Here is one of my favourite recipe, Radish leaves thepla or Mooli leaves paratha..


Preparation time: 25 - 30 minutes
Difficulty level: Medium
Yield: 10 - 11 Theplas

Ingredients:
  • Radish leaves - 1 small bunch
  • Whole wheat flour / Atta - 2 1/4 cup
  • Besan flour - 2 tbsp
  • Oil - for cooking
  • Cumin coriander powder - 1 tsp
  • Garam masala powder - 1/2 tsp
  • Turmeric powder - 1/4 tsp
  • Red chilli powder - 1 tsp
  • Chilli flakes (optional) - 1/2 tsp
  • Salt - to taste
  • Sugar - 1 1/2 tsp
  • Amchur powder - 1/3 tsp
  • Warm water - 1 cup


Method:
  • Wash the radish leaves thoroughly in clean water. Chop them finely. If you have a pull chopper, it will ease the process.
  • Heat 1 1/2 tbsp oil in a heavy bottom pan.
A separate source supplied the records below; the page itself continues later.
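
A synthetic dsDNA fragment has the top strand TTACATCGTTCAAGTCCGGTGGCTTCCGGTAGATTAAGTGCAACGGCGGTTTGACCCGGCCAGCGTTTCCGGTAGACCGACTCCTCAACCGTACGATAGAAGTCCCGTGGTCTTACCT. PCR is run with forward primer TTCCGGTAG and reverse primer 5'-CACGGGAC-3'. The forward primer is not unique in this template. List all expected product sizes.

The forward primer TTCCGGTAG matches the top strand at positions 24–32, 67–75.
The reverse primer's reverse complement is GTCCCGTG, matching at positions 102–109.
Each forward site pairs with the reverse site to give a product ending at position 109: sizes 86, 43 bp.

86 bp, 43 bp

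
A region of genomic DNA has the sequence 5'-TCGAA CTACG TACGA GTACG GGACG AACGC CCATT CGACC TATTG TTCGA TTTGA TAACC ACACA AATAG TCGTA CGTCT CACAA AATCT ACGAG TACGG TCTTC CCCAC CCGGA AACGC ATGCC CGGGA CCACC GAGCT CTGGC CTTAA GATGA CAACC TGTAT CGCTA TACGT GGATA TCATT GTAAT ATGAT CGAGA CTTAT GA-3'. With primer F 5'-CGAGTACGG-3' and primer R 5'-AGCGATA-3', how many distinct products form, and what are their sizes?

Two products: 157 bp, 78 bp

The forward primer CGAGTACGG matches the top strand at positions 13–21, 92–100.
The reverse primer's reverse complement is TATCGCT, matching at positions 163–169.
Each forward site pairs with the reverse site to give a product ending at position 169: sizes 157, 78 bp.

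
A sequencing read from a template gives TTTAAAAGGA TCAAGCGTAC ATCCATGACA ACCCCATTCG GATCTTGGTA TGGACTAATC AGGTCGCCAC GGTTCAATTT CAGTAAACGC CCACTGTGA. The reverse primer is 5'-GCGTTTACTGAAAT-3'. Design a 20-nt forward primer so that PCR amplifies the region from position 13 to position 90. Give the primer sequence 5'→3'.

The reverse primer's reverse complement ATTTCAGTAAACGC matches the template at positions 77–90; the product starts at position 13.
The forward primer is identical to the top strand over positions 13–32: AAGCGTACATCCATGACAAC.

5'-AAGCGTACATCCATGACAAC-3'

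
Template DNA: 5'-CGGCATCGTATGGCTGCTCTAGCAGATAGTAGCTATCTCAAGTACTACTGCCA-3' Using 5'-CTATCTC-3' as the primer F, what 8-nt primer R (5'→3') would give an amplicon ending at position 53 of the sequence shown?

5'-TGGCAGTA-3'

The forward primer binds at positions 33–39; the product's 3' end on the top strand is position 53.
The reverse primer anneals to the top strand over positions 46–53, i.e. to TACTGCCA.
Its sequence written 5'→3' is the reverse complement: TGGCAGTA.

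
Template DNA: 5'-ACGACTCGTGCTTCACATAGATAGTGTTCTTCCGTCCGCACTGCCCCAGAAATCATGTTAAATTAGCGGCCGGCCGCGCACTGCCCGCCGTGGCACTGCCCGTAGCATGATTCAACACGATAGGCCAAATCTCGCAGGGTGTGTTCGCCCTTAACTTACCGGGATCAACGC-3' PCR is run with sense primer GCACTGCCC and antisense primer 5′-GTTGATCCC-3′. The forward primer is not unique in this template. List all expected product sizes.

The forward primer GCACTGCCC matches the top strand at positions 38–46, 78–86, 93–101.
The reverse primer's reverse complement is GGGATCAAC, matching at positions 161–169.
Each forward site pairs with the reverse site to give a product ending at position 169: sizes 132, 92, 77 bp.

132 bp, 92 bp, 77 bp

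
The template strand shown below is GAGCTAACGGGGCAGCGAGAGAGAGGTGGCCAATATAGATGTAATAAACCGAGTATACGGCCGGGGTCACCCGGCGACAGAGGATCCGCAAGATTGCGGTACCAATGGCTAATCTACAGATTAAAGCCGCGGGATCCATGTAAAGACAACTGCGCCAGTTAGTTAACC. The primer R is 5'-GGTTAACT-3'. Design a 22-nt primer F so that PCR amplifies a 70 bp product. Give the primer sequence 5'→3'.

5'-GTACCAATGGCTAATCTACAGA-3'

The reverse primer's reverse complement AGTTAACC matches the template at positions 161–168, so the product ends at position 168.
A 70 bp product then starts at position 168 − 70 + 1 = 99.
The forward primer is identical to the top strand there: GTACCAATGGCTAATCTACAGA.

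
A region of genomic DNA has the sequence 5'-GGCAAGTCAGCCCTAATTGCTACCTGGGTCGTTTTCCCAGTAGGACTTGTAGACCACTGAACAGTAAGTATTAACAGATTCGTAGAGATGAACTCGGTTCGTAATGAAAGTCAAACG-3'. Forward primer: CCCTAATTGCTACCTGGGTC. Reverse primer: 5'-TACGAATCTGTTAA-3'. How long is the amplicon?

The forward primer matches the template at positions 11–30.
Reverse complement of the reverse primer: TTAACAGATTCGTA. This occurs on the top strand at positions 71–84.
The product runs from position 11 to position 84, so its length is 84 − 11 + 1 = 74 bp.

74 bp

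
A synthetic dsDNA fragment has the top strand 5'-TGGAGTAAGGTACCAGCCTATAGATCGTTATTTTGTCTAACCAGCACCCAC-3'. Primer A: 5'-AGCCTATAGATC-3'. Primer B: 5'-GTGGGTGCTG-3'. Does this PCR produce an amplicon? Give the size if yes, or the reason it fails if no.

Yes — a 37 bp product.

Primer A (AGCCTATAGATC) matches the top strand at positions 15–26; it acts as a forward primer.
Primer B's reverse complement is CAGCACCCAC, matching the top strand at positions 42–51; it acts as a reverse primer.
The 3' ends face each other across positions 15–51, giving a 37 bp product.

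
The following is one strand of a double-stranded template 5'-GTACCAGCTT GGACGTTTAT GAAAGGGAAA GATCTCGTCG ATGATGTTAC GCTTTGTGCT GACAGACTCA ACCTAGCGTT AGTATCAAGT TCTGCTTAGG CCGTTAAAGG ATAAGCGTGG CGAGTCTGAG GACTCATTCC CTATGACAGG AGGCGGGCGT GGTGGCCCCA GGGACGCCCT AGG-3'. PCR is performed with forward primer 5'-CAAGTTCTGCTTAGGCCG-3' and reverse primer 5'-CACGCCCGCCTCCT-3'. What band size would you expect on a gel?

Forward primer CAAGTTCTGCTTAGGCCG is found on the top strand at positions 86–103.
The reverse primer's reverse complement is AGGAGGCGGGCGTG, which matches the template at positions 148–161.
The product runs from position 86 to position 161, so its length is 161 − 86 + 1 = 76 bp.

76 bp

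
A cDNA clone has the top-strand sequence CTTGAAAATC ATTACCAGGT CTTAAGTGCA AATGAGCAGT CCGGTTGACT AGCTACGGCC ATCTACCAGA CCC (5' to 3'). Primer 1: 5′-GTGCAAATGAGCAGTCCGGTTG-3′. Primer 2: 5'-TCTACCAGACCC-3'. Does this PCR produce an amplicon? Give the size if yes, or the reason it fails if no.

Primer 1 (GTGCAAATGAGCAGTCCGGTTG) matches the top strand at positions 26–47 (3' end points downstream).
Primer 2 (TCTACCAGACCC) also matches the top strand directly, at positions 62–73 — its reverse complement GGGTCTGGTAGA is not present.
Both primers anneal to the bottom strand with 3' ends pointing the same way, so neither can prime synthesis back toward the other.

No product — both primers anneal to the same strand and extend in the same direction.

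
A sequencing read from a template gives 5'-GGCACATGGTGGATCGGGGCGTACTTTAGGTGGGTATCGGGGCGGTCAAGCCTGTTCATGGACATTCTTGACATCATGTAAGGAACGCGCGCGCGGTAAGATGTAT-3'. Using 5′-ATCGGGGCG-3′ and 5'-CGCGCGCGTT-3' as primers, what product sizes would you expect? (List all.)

The forward primer ATCGGGGCG matches the top strand at positions 13–21, 36–44.
The reverse primer's reverse complement is AACGCGCGCG, matching at positions 84–93.
Each forward site pairs with the reverse site to give a product ending at position 93: sizes 81, 58 bp.

81 bp, 58 bp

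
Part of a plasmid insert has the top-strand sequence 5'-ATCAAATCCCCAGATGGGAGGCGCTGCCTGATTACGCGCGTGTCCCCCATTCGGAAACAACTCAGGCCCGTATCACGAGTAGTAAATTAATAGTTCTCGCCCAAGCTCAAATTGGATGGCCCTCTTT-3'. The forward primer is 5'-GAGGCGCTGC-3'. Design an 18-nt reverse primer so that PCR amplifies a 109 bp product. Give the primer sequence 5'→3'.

5'-AAGAGGGCCATCCAATTT-3'

The forward primer binds at positions 18–27, so a 109 bp product ends at position 18 + 109 − 1 = 126.
The reverse primer anneals to the top strand over positions 109–126, i.e. to AAATTGGATGGCCCTCTT.
Its sequence written 5'→3' is the reverse complement: AAGAGGGCCATCCAATTT.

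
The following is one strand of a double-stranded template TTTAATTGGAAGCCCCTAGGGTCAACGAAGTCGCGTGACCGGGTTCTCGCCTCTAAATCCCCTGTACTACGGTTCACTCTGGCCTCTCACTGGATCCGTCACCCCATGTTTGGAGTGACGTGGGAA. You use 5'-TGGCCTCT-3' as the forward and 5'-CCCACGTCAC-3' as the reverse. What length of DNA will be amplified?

45 bp

Forward primer TGGCCTCT is found on the top strand at positions 80–87.
Taking the reverse complement of CCCACGTCAC gives GTGACGTGGG, found at positions 115–124 on the template; the primer anneals here to the top strand with its 3' end pointing upstream.
The product runs from position 80 to position 124, so its length is 124 − 80 + 1 = 45 bp.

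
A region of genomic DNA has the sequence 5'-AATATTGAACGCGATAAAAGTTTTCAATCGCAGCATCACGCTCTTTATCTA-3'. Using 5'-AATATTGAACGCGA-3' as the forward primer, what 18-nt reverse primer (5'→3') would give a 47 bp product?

The forward primer binds at positions 1–14, so a 47 bp product ends at position 1 + 47 − 1 = 47.
The reverse primer anneals to the top strand over positions 30–47, i.e. to GCAGCATCACGCTCTTTA.
Its sequence written 5'→3' is the reverse complement: TAAAGAGCGTGATGCTGC.

5'-TAAAGAGCGTGATGCTGC-3'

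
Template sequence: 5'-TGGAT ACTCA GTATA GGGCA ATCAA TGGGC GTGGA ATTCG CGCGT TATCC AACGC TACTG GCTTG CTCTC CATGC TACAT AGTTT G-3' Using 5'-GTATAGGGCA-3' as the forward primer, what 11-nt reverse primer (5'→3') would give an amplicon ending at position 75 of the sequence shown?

The forward primer binds at positions 11–20; the product's 3' end on the top strand is position 75.
The reverse primer anneals to the top strand over positions 65–75, i.e. to GCTCTCCATGC.
Its sequence written 5'→3' is the reverse complement: GCATGGAGAGC.

5'-GCATGGAGAGC-3'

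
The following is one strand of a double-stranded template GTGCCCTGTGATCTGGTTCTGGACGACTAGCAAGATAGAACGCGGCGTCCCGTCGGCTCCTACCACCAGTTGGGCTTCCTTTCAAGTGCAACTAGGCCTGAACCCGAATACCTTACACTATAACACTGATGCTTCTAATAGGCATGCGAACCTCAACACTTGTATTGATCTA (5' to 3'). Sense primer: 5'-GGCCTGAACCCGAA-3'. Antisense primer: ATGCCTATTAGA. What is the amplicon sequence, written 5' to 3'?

Scanning the template, GGCCTGAACCCGAA occurs at positions 95–108; this primer anneals to the bottom strand there with its 3' end pointing downstream.
The reverse primer's reverse complement is TCTAATAGGCAT, which matches the template at positions 134–145.
The product is the template from position 95 through 145 (51 bp).

5'-GGCCTGAACCCGAATACCTTACACTATAACACTGATGCTTCTAATAGGCAT-3'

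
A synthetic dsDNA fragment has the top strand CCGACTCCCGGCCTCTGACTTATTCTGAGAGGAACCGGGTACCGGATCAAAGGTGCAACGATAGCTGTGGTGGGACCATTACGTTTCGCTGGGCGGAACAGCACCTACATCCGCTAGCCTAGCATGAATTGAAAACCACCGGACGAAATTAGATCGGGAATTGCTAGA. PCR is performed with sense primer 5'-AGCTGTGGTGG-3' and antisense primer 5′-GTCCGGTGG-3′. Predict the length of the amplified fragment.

82 bp

Scanning the template, AGCTGTGGTGG occurs at positions 63–73; this primer anneals to the bottom strand there with its 3' end pointing downstream.
Taking the reverse complement of GTCCGGTGG gives CCACCGGAC, found at positions 136–144 on the template; the primer anneals here to the top strand with its 3' end pointing upstream.
Amplicon spans positions 63–144: 82 bp.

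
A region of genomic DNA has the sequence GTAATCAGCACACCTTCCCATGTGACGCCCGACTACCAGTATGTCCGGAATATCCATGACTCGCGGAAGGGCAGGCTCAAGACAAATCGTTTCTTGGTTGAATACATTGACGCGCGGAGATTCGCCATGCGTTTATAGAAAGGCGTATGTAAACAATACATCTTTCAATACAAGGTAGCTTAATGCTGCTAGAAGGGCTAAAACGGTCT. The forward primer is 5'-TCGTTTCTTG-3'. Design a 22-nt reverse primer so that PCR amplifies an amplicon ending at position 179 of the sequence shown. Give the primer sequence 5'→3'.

5'-GCTACCTTGTATTGAAAGATGT-3'

The forward primer binds at positions 87–96; the product's 3' end on the top strand is position 179.
The reverse primer anneals to the top strand over positions 158–179, i.e. to ACATCTTTCAATACAAGGTAGC.
Its sequence written 5'→3' is the reverse complement: GCTACCTTGTATTGAAAGATGT.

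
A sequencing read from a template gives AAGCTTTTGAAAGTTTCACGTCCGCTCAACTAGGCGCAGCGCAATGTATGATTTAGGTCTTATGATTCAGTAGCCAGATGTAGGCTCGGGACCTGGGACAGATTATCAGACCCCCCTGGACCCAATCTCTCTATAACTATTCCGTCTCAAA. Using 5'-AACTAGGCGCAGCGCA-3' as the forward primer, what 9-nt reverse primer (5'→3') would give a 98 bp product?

5'-TTGGGTCCA-3'

The forward primer binds at positions 28–43, so a 98 bp product ends at position 28 + 98 − 1 = 125.
The reverse primer anneals to the top strand over positions 117–125, i.e. to TGGACCCAA.
Its sequence written 5'→3' is the reverse complement: TTGGGTCCA.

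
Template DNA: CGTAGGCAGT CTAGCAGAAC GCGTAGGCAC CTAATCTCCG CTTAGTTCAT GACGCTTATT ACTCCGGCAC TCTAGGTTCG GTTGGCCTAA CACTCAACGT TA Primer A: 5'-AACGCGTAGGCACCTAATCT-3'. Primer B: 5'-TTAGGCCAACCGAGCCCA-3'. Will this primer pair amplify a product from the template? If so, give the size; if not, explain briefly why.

Primer B (TTAGGCCAACCGAGCCCA) does not match the top strand, and its reverse complement TGGGCTCGGTTGGCCTAA does not match either.
With no annealing site for primer B, no amplification occurs.

No product — primer B has no binding site in the template.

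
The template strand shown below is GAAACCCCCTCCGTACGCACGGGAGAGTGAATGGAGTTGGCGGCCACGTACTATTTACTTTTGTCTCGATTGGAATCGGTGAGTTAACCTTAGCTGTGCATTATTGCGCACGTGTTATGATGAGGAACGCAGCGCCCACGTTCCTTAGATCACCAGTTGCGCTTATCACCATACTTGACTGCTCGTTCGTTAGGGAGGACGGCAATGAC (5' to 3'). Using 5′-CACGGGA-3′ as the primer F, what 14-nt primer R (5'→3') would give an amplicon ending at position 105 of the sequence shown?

The forward primer binds at positions 18–24; the product's 3' end on the top strand is position 105.
The reverse primer anneals to the top strand over positions 92–105, i.e. to AGCTGTGCATTATT.
Its sequence written 5'→3' is the reverse complement: AATAATGCACAGCT.

5'-AATAATGCACAGCT-3'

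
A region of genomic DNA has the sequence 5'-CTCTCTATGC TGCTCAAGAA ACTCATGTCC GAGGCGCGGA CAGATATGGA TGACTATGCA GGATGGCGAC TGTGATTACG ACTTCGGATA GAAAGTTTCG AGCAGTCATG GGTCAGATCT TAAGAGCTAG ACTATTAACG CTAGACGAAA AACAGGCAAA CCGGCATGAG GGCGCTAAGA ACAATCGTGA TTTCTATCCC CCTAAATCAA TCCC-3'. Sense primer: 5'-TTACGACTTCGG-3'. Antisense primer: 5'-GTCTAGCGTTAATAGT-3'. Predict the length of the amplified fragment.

Forward primer TTACGACTTCGG is found on the top strand at positions 76–87.
The reverse primer's reverse complement is ACTATTAACGCTAGAC, which matches the template at positions 131–146.
The product runs from position 76 to position 146, so its length is 146 − 76 + 1 = 71 bp.

71 bp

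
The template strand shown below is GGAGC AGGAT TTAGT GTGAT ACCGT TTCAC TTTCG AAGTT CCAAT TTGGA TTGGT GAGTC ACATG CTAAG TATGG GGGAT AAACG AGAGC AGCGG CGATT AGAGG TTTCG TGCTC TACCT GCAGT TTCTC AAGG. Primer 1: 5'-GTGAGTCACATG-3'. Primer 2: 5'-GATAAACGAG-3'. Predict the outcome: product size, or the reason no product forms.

No product — both primers anneal to the same strand and extend in the same direction.

Primer 1 (GTGAGTCACATG) matches the top strand at positions 54–65 (3' end points downstream).
Primer 2 (GATAAACGAG) also matches the top strand directly, at positions 78–87 — its reverse complement CTCGTTTATC is not present.
Both primers anneal to the bottom strand with 3' ends pointing the same way, so neither can prime synthesis back toward the other.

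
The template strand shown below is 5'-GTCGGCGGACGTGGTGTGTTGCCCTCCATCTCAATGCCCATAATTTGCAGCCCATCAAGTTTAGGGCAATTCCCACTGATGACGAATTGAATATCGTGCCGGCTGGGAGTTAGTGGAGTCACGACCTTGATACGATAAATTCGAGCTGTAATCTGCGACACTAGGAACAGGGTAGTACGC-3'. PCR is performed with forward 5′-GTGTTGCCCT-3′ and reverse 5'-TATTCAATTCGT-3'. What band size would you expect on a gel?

78 bp

Scanning the template, GTGTTGCCCT occurs at positions 16–25; this primer anneals to the bottom strand there with its 3' end pointing downstream.
The reverse primer's reverse complement is ACGAATTGAATA, which matches the template at positions 82–93.
The product runs from position 16 to position 93, so its length is 93 − 16 + 1 = 78 bp.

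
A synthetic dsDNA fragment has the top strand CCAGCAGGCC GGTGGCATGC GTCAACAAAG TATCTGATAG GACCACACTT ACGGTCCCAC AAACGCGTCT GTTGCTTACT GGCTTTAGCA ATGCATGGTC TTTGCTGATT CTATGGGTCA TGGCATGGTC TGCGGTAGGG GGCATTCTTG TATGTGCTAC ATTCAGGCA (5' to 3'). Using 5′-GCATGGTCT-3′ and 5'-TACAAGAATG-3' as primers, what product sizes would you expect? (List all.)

60 bp, 30 bp

The forward primer GCATGGTCT matches the top strand at positions 93–101, 123–131.
The reverse primer's reverse complement is CATTCTTGTA, matching at positions 143–152.
Each forward site pairs with the reverse site to give a product ending at position 152: sizes 60, 30 bp.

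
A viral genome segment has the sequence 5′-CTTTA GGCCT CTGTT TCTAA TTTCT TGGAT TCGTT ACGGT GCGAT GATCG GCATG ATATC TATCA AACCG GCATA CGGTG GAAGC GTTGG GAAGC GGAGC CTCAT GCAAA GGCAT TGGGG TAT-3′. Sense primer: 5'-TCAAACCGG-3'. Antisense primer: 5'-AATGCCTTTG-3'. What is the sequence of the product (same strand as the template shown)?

Forward primer TCAAACCGG is found on the top strand at positions 63–71.
Taking the reverse complement of AATGCCTTTG gives CAAAGGCATT, found at positions 107–116 on the template; the primer anneals here to the top strand with its 3' end pointing upstream.
The product is the template from position 63 through 116 (54 bp).

5'-TCAAACCGGCATACGGTGGAAGCGTTGGGAAGCGGAGCCTCATGCAAAGGCATT-3'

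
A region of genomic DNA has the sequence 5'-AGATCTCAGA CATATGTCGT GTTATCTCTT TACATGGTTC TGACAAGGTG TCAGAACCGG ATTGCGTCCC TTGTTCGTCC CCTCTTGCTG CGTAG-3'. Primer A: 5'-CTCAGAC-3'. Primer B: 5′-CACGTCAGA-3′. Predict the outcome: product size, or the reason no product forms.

No product — primer B has no binding site in the template.

Primer B (CACGTCAGA) does not match the top strand, and its reverse complement TCTGACGTG does not match either.
With no annealing site for primer B, no amplification occurs.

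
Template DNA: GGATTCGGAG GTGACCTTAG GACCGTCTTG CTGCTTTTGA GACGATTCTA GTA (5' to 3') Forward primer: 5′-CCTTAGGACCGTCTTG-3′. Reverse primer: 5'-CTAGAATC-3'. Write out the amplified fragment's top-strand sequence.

Scanning the template, CCTTAGGACCGTCTTG occurs at positions 15–30; this primer anneals to the bottom strand there with its 3' end pointing downstream.
Taking the reverse complement of CTAGAATC gives GATTCTAG, found at positions 44–51 on the template; the primer anneals here to the top strand with its 3' end pointing upstream.
The product is the template from position 15 through 51 (37 bp).

5'-CCTTAGGACCGTCTTGCTGCTTTTGAGACGATTCTAG-3'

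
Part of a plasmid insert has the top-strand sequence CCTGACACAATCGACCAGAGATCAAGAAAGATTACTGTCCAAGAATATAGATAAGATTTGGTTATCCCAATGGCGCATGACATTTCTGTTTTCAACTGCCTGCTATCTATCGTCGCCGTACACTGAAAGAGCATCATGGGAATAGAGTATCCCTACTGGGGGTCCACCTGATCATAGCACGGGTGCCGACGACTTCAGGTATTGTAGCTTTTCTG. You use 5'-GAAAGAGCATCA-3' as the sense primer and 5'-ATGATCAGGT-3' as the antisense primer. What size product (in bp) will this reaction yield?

51 bp

Scanning the template, GAAAGAGCATCA occurs at positions 125–136; this primer anneals to the bottom strand there with its 3' end pointing downstream.
The reverse primer's reverse complement is ACCTGATCAT, which matches the template at positions 166–175.
Amplicon spans positions 125–175: 51 bp.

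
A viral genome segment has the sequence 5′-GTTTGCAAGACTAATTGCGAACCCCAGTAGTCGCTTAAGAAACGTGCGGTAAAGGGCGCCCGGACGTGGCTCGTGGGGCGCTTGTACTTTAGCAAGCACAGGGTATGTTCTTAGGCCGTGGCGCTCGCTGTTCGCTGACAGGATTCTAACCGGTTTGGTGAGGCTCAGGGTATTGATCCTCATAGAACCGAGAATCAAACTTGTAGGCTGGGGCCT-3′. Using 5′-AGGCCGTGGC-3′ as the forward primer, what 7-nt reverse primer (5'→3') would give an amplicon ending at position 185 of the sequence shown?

5'-CTATGAG-3'

The forward primer binds at positions 113–122; the product's 3' end on the top strand is position 185.
The reverse primer anneals to the top strand over positions 179–185, i.e. to CTCATAG.
Its sequence written 5'→3' is the reverse complement: CTATGAG.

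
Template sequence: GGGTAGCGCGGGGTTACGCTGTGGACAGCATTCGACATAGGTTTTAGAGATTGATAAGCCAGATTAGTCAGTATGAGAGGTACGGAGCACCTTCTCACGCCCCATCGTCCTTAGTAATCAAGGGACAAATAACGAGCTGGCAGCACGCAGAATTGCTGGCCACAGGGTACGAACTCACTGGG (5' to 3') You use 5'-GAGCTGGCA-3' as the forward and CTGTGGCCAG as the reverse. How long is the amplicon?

32 bp

Scanning the template, GAGCTGGCA occurs at positions 134–142; this primer anneals to the bottom strand there with its 3' end pointing downstream.
The reverse primer's reverse complement is CTGGCCACAG, which matches the template at positions 156–165.
Amplicon spans positions 134–165: 32 bp.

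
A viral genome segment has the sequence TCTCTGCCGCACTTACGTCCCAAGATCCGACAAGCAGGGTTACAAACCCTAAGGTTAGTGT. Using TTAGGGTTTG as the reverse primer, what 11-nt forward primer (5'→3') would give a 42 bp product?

5'-ACTTACGTCCC-3'

The reverse primer's reverse complement CAAACCCTAA matches the template at positions 43–52, so the product ends at position 52.
A 42 bp product then starts at position 52 − 42 + 1 = 11.
The forward primer is identical to the top strand there: ACTTACGTCCC.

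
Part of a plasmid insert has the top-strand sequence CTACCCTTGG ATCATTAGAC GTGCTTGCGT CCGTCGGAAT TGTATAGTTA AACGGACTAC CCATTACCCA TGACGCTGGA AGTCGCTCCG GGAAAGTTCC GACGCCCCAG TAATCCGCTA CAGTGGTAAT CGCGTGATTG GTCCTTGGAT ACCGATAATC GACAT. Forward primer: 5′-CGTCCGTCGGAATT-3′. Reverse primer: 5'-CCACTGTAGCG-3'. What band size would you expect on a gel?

The forward primer matches the template at positions 28–41.
Taking the reverse complement of CCACTGTAGCG gives CGCTACAGTGG, found at positions 116–126 on the template; the primer anneals here to the top strand with its 3' end pointing upstream.
The product runs from position 28 to position 126, so its length is 126 − 28 + 1 = 99 bp.

99 bp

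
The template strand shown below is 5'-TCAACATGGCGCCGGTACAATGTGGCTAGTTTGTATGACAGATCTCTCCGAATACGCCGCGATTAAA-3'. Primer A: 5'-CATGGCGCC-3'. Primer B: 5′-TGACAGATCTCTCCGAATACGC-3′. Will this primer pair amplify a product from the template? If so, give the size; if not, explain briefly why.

No product — both primers anneal to the same strand and extend in the same direction.

Primer A (CATGGCGCC) matches the top strand at positions 5–13 (3' end points downstream).
Primer B (TGACAGATCTCTCCGAATACGC) also matches the top strand directly, at positions 36–57 — its reverse complement GCGTATTCGGAGAGATCTGTCA is not present.
Both primers anneal to the bottom strand with 3' ends pointing the same way, so neither can prime synthesis back toward the other.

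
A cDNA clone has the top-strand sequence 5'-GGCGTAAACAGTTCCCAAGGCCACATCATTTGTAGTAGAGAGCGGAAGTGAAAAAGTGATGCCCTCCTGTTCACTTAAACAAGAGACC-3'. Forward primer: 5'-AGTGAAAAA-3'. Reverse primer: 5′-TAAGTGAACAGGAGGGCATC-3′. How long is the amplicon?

31 bp

Forward primer AGTGAAAAA is found on the top strand at positions 47–55.
Taking the reverse complement of TAAGTGAACAGGAGGGCATC gives GATGCCCTCCTGTTCACTTA, found at positions 58–77 on the template; the primer anneals here to the top strand with its 3' end pointing upstream.
The product runs from position 47 to position 77, so its length is 77 − 47 + 1 = 31 bp.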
Add finely chopped radish leaves and cook it till the leaves change the color. It may take 5 - 8 minutes.
  • Switch off the flame and add cumin - coriander powder, garam masala powder, turmeric powder, red chilli powder and chilli flakes. Mix it once.
  • Then, add wheat flour, besan flour, sugar, amchur powder and salt to taste. 
  • Add water little by little and prepare smooth, non - sticky dough. 
  • Make a big ball of dough, apply little oil and keep it covered for about 5 minutes. If you are in a hurry, just skip this step and proceed further. 
  • Take out the dough, and make equal sized 10 or 11 balls from the dough. 
  • Take one ball at a time, dip in dry flour and roll it into thin circle. Repeat the same with all the dough balls. 
  • Cook the rolled circles on the hot tawa on both the sides. Drizzle a few drops of oil or ghee (clarified butter) while cooking.
  • Serve hot Thepla along with your favourite side dish. 
  • Radish leaves thepla or parathas are perfect for breakfast, lunch box and dinner.